The status of our public proxies can be monitored here: Grafana - v2ray-dashboard

  1. To proceed, recursively create the folder:

    sudo mkdir -p /etc/systemd/system/docker.service.d
  2. Add environment variables to the configuration file /etc/systemd/system/docker.service.d/proxy.conf:

    [Service]
    Environment="HTTP_PROXY=http://10.0.2.169:18889"
    Environment="HTTPS_PROXY=http://10.0.2.169:18889"
    Environment="NO_PROXY=localhost,127.0.0.1,nvcr.io,aliyuncs.com,edu.cn,lins.lab"
    

    You can change 10.0.2.169 and 18889 to the other proxy address and port respectively.

    Note that the http is intentionally used in HTTPS_PROXY - this is how most HTTP proxies work.

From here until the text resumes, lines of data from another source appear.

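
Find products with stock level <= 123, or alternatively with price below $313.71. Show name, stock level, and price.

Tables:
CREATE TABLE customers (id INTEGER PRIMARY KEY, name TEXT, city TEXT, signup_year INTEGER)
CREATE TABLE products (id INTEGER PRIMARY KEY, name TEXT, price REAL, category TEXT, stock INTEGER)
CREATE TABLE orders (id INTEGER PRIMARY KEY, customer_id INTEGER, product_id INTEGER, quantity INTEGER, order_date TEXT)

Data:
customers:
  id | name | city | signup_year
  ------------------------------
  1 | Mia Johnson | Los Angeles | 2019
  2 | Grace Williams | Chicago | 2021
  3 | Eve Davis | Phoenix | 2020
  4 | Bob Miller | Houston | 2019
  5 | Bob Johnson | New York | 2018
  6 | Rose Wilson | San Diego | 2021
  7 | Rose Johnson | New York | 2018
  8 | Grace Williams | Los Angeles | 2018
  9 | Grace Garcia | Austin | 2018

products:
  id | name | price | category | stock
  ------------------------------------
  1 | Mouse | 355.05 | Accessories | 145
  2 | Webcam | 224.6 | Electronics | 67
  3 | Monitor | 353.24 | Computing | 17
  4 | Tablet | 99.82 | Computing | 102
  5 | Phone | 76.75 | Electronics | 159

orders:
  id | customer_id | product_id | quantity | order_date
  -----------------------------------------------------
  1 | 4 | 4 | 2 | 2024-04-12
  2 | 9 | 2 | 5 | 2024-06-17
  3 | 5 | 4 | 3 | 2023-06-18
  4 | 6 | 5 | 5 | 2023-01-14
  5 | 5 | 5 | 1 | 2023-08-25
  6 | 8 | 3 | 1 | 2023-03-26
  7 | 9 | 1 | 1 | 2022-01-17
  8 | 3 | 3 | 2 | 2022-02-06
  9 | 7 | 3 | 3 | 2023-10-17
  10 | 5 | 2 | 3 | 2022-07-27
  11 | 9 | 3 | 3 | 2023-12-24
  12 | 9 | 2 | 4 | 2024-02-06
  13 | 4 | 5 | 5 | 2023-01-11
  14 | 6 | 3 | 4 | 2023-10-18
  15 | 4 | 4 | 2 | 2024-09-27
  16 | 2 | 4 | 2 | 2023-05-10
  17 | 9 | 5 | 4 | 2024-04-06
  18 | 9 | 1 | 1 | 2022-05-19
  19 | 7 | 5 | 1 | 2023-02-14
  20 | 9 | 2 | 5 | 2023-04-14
SELECT name, stock, price FROM products WHERE stock <= 123 OR price < 313.71

Execution result:
name | stock | price
Webcam | 67 | 224.60
Monitor | 17 | 353.24
Tablet | 102 | 99.82
Phone | 159 | 76.75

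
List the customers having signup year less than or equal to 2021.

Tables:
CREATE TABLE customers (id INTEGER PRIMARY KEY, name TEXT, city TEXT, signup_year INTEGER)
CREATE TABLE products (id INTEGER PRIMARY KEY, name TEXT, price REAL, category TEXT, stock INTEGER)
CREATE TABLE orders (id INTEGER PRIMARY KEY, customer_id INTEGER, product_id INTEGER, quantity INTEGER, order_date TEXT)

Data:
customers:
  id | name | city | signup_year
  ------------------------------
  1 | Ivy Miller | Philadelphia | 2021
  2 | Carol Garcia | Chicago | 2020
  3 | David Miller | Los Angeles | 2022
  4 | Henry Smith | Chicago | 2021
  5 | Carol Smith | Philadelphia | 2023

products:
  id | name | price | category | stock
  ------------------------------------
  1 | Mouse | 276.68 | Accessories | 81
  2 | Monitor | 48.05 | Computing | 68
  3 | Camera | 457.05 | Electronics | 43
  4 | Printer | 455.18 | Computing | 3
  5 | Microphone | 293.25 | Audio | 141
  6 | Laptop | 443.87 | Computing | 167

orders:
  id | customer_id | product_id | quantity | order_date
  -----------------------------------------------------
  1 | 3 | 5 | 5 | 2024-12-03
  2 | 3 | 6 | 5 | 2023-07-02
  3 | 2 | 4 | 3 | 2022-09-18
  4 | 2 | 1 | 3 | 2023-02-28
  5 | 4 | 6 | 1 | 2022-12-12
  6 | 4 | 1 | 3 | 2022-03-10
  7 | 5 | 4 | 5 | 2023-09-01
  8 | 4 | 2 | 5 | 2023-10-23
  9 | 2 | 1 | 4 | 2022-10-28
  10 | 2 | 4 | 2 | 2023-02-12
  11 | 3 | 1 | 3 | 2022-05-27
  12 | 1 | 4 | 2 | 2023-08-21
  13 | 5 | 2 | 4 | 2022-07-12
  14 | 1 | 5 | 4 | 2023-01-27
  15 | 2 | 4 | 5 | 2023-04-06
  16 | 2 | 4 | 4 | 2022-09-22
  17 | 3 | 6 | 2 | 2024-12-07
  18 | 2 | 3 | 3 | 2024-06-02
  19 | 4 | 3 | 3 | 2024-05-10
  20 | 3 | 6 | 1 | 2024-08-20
SELECT name, signup_year FROM customers WHERE signup_year <= 2021

Execution result:
name | signup_year
Ivy Miller | 2021
Carol Garcia | 2020
Henry Smith | 2021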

  3. Update configuration and restart Docker:

    systemctl daemon-reload
    systemctl restart docker
  4. Check the proxy:

    docker info

Set up proxy in the temporary building container

If you also need international internet access during the Dockerfile building process, you can add build arguments to use the public proxy services:

DOCKER_BUILDKIT=0 docker build -t my_image:v1.0 --build-arg http_proxy=http://10.0.2.169:18889 --build-arg https_proxy=http://10.0.2.169:18889 .